The review kit included a Sonos Zone Bridge and two S5 wireless speaker systems, all working together to bring audio to any room within reach of a home wireless network.
Setup
The S5 devices have real heft and feel well built. The Zone Bridge is low profile. Setup took about 10 minutes total: install the Sonos desktop software, connect the Zone Bridge to the network, power up the S5 units, install the Android controller app, and you’re playing music. The Zone Bridge serves as a network interface for situations where the router is in an inaccessible location; in smaller homes, a single zone player wired directly to the router works instead.
The Experience
The Sonos system plays networked MP3 files, streams from Pandora, Napster, Rhapsody, Sirius XM, and Last.FM, and picks up local terrestrial radio stations automatically based on ISP location. It found a small town in rural Missouri and had all the local stations available. Stations from any city in the world are also accessible.
The S5 units function as a full stereo system in each room independently. On the back: an ethernet passthrough for wired network connection, a line-in jack for any headphone-out device, and a headphone jack for private listening. On top: a volume rocker, mute button, and network status light. Sound quality is impressive for the size, with clear highs and lows and enough bass to shake a shelf on certain tracks. A single S5 fills a large room comfortably; two units linked as a stereo pair outdoors filled three acres during a bonfire at a relatively low volume.
The real strength is multi-room independence. With multiple S5 units on the network, each can play a different source simultaneously, controlled individually from the Android app.
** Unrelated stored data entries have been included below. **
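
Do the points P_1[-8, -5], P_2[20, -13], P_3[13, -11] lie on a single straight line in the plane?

P_1P_2 = (28, -8), P_1P_3 = (21, -6).
Twice the signed area of △P_1P_2P_3 is (28)(-6) − (-8)(21) = 0.
The triangle is degenerate (zero area), so the points are collinear.

Yes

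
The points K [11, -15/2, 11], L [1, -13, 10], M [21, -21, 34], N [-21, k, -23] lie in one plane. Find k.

3/2

Normal to plane KLM: n = (-140, 220, 190); plane equation n·P = -1100.
Requiring n·N = -1100: (220)k + (-1430) = -1100.
So k = 3/2.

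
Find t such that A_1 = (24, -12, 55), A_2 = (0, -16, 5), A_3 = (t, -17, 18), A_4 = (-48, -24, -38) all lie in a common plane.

The points are coplanar iff A_1A_2 · (A_1A_3 × A_1A_4) = 0.
Expanding, this is linear in t: (228)t + (1368) = 0.
So t = -6.

-6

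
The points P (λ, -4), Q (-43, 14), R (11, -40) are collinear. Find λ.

-25

Collinearity: (P − Q) must be parallel to (R − Q) = (54, -54).
Cross-multiplying the components: (λ − (-43))·(-54) = (-18)·(54).
Solving gives λ = -25.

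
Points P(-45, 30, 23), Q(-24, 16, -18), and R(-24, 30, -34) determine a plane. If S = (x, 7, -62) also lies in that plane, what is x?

Coplanarity requires PQ · (PR × PS) = 0.
PQ = (21, -14, -41), PR = (21, 0, -57); the triple product is linear in x with coefficient 798 and constant term 3192.
Setting it to zero: x = -4.

-4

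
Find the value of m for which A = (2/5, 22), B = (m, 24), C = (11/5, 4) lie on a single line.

1/5

The three points are collinear iff det[AB; AC] = 0.
This determinant is linear in m: (-18)m + (18/5) = 0, so m = 1/5.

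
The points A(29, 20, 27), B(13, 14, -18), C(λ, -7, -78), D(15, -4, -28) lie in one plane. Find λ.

Coplanarity ⇔ det[AB; AC; AD] = 0.
Expanding, this is linear in λ: (750)λ + (3000) = 0.
So λ = -4.

-4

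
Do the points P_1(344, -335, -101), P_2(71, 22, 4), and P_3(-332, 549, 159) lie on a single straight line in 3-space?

P_1P_2 = (-273, 357, 105), P_1P_3 = (-676, 884, 260).
Each component of P_1P_3 is 52/21 times the corresponding component of P_1P_2, so P_1P_3 = 52/21·P_1P_2 and the points are collinear.

Yes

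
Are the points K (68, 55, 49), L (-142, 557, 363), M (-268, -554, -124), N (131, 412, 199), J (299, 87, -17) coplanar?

No

The plane through K, L, M has normal n = KL × KM = (104380, -141834, 296562) and equation n·P = 13828508.
Checking the remaining points: n·N = 14254010, n·J = 13828508.
Since n·N = 14254010 ≠ 13828508, N is off the plane and the points are not all coplanar.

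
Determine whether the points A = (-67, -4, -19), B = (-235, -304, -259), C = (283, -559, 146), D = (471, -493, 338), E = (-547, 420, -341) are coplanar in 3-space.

The plane through A, B, C has normal n = AB × AC = (-182700, -56280, 198240) and equation n·P = 8699460.
Checking the remaining points: n·D = 8699460, n·E = 8699460.
All equal 8699460, so all 5 points lie in one plane.

Yes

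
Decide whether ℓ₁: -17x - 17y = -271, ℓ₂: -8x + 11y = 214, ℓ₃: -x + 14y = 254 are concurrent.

No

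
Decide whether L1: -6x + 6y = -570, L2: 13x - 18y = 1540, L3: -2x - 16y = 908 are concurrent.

The three lines meet at one point iff the augmented coefficient matrix [aᵢ bᵢ cᵢ] has rank < 3, i.e. its determinant vanishes.
Here the determinant is 0.
It vanishes, so the lines are concurrent at (34, -61).

Yes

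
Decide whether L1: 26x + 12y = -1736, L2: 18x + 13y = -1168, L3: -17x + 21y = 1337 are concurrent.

No

The three lines meet at one point iff the augmented coefficient matrix [aᵢ bᵢ cᵢ] has rank < 3, i.e. its determinant vanishes.
Here the determinant is -750.
Nonzero, so no common point exists.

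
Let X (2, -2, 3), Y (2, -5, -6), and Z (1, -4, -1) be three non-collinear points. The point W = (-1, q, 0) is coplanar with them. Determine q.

-5

The plane through X, Y, Z has equation −6x + 9y − 3z = -39.
Substituting W: (9)q + (6) = -39, so q = -5.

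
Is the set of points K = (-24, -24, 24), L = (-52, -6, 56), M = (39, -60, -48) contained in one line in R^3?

No

KL = (-28, 18, 32), KM = (63, -36, -72).
Comparing components 2 and 3: (18)(-72) − (32)(-36) = -144 ≠ 0, so KL and KM are not parallel and the points are not collinear.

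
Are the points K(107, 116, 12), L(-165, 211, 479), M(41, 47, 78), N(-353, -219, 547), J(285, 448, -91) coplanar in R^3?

Yes

The plane through K, L, M has normal n = KL × KM = (38493, -12870, 25038) and equation n·P = 2926287.
Checking the remaining points: n·N = 2926287, n·J = 2926287.
All equal 2926287, so all 5 points lie in one plane.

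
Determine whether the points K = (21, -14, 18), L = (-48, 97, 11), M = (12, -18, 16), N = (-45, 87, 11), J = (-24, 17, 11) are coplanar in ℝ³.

The plane through K, L, M has normal n = KL × KM = (-250, -75, 1275) and equation n·P = 18750.
Checking the remaining points: n·N = 18750, n·J = 18750.
All equal 18750, so all 5 points lie in one plane.

Yes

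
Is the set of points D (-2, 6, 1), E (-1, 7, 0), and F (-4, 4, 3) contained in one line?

DE = (1, 1, -1), DF = (-2, -2, 2).
Each component of DF is -2 times the corresponding component of DE, so DF = -2·DE and the points are collinear.

Yes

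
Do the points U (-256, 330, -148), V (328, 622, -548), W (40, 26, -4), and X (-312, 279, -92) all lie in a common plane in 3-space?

With U as base: UV = (584, 292, -400), UW = (296, -304, 144), UX = (-56, -51, 56).
UW × UX = (-9680, -24640, -32120).
UV · (UW × UX) = 0.
The scalar triple product vanishes, so the four points are coplanar.

Yes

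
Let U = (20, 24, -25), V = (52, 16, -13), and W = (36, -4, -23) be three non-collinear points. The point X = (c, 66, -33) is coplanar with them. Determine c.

-16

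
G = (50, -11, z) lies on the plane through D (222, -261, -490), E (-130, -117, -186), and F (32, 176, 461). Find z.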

Or they can be linked to play the same content in sync at combined volume.
The Android Controller App
The Android app is intuitive, well laid out, and free. It controls volume, source selection, and playback for each zone individually from the same interface. Album artwork and internet-sourced album info display when available. It’s not a marketing afterthought; it’s a polished piece of software that makes the system genuinely easy to use and extends its value without requiring Sonos’ hardware controller units.
Overall
The only meaningful downside is price. The S5 runs $399 and the Zone Bridge around $99. Both are worth it. The sound quality, multi-room flexibility, and near-unlimited source access make a compelling case. Two people bought the same setup after seeing it over video chat and were equally impressed after receiving it.